The Academic Staff Union of Polytechnics (ASUP) has threatened to embark on a strike following challenges experienced by its members with the implementation of the Integrated Payroll and Personnel Information System (IPPIS).
Anderson Ezeobe, President of ASUP, while addressing journalists in Abuja on Friday, said the National Executive Council (NEC) of the union has directed various chapters to hold Congresses with a view to taking drastic decisions on the way forward on the issue.
Ezeobe accused the government of insincerity, noting that it has failed to address the union’s grievances.
“We can’t be giving an ultimatum and be repeating an ultimatum; we decided to go back to our congress to take a referendum because we have to educate our congress,” he said.
“We understand that the pandemic has altered a lot of dynamics and so with the feedback we get from our members, we can come back and say, we are shutting down or giving a particular date. So we are waiting for directives that will come from our congress.”

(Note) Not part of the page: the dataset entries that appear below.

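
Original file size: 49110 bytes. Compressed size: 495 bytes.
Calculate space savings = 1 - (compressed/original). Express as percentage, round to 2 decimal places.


ratio = compressed/original = 495/49110 = 0.010079
savings = 1 - ratio = 1 - 0.010079 = 0.989921
as a percentage: 0.989921 * 100 = 98.99%

Space savings = 1 - 495/49110 = 98.99%


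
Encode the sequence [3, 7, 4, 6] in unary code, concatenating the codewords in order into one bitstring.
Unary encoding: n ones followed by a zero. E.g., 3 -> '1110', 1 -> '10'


Encode each number as n ones followed by a terminating 0:
  3 -> 1110 (4 bits)
  7 -> 11111110 (8 bits)
  4 -> 11110 (5 bits)
  6 -> 1111110 (7 bits)
Total length = 4 + 8 + 5 + 7 = 24 bits.

Unary([3, 7, 4, 6]) = 111011111110111101111110 (24 bits)


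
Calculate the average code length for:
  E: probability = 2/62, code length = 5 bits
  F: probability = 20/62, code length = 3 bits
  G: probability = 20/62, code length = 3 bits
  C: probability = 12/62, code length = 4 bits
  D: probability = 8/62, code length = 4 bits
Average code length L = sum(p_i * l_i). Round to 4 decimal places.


Weighted contributions p_i * l_i:
  E: (2/62) * 5 = 10/62
  F: (20/62) * 3 = 60/62
  G: (20/62) * 3 = 60/62
  C: (12/62) * 4 = 48/62
  D: (8/62) * 4 = 32/62
Sum = (10 + 60 + 60 + 48 + 32)/62 = 210/62

L = 210/62 = 3.3871 bits/symbol


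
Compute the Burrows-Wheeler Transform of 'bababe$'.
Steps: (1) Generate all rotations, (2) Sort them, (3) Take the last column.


Rotations (sorted):
  0: $bababe -> last char: e
  1: ababe$b -> last char: b
  2: abe$bab -> last char: b
  3: bababe$ -> last char: $
  4: babe$ba -> last char: a
  5: be$baba -> last char: a
  6: e$babab -> last char: b


BWT = ebb$aab


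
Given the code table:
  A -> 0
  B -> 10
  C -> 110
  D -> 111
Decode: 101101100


Decoding:
10 -> B
110 -> C
110 -> C
0 -> A


Result: BCCA


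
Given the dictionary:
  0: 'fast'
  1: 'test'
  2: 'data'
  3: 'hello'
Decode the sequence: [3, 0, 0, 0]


Look up each index in the dictionary:
  3 -> 'hello'
  0 -> 'fast'
  0 -> 'fast'
  0 -> 'fast'

Decoded: "hello fast fast fast"


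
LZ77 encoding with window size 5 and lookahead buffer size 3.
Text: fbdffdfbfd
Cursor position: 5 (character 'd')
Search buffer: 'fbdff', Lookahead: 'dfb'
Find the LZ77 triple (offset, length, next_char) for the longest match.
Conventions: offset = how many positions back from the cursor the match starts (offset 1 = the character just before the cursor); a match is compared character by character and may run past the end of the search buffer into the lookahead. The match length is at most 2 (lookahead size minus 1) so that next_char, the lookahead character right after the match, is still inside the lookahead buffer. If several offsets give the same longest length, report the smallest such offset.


Try each offset into the search buffer:
  offset=1 (pos 4, char 'f'): match length 0
  offset=2 (pos 3, char 'f'): match length 0
  offset=3 (pos 2, char 'd'): match length 2
  offset=4 (pos 1, char 'b'): match length 0
  offset=5 (pos 0, char 'f'): match length 0
Longest match has length 2 at offset 3.
next_char = character at position 5 + 2 = 7 -> 'b'

Best match: offset=3, length=2 (matching 'df' starting at position 2)
LZ77 triple: (3, 2, 'b')


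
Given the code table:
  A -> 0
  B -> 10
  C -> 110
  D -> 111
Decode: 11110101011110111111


Decoding:
111 -> D
10 -> B
10 -> B
10 -> B
111 -> D
10 -> B
111 -> D
111 -> D


Result: DBBBDBDD


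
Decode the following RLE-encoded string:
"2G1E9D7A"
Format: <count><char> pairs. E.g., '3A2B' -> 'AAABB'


Expanding each <count><char> pair:
  2G -> 'GG'
  1E -> 'E'
  9D -> 'DDDDDDDDD'
  7A -> 'AAAAAAA'

Decoded = GGEDDDDDDDDDAAAAAAA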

On the proposed resumption of schools, the ASUP leader said the union would hold the government responsible “if anything happens to our members and the polytechnic community.”
This is coming shortly after the Joint Action Committee of Senior Staff Association of Nigerian Universities (SSANU) and the Non-Academic Staff Union (NASU) commenced a 14-day warning strike Monday over the inconsistencies of the Integrated Personnel and Payroll Information System (IPPIS) in the payment of salaries and the non-payment of earned allowances to their members.
As part of its reasons for embarking on strike since March, the Academic Staff Union of Universities (ASUU), has outrightly rejected the IPPIS citing the same reason by SSANU and NASU.
ASUU is however asking the government to adopt in paying its members, the University Transparency and Accountability Solution (UTAS), the one it developed as a replacement of IPPIS.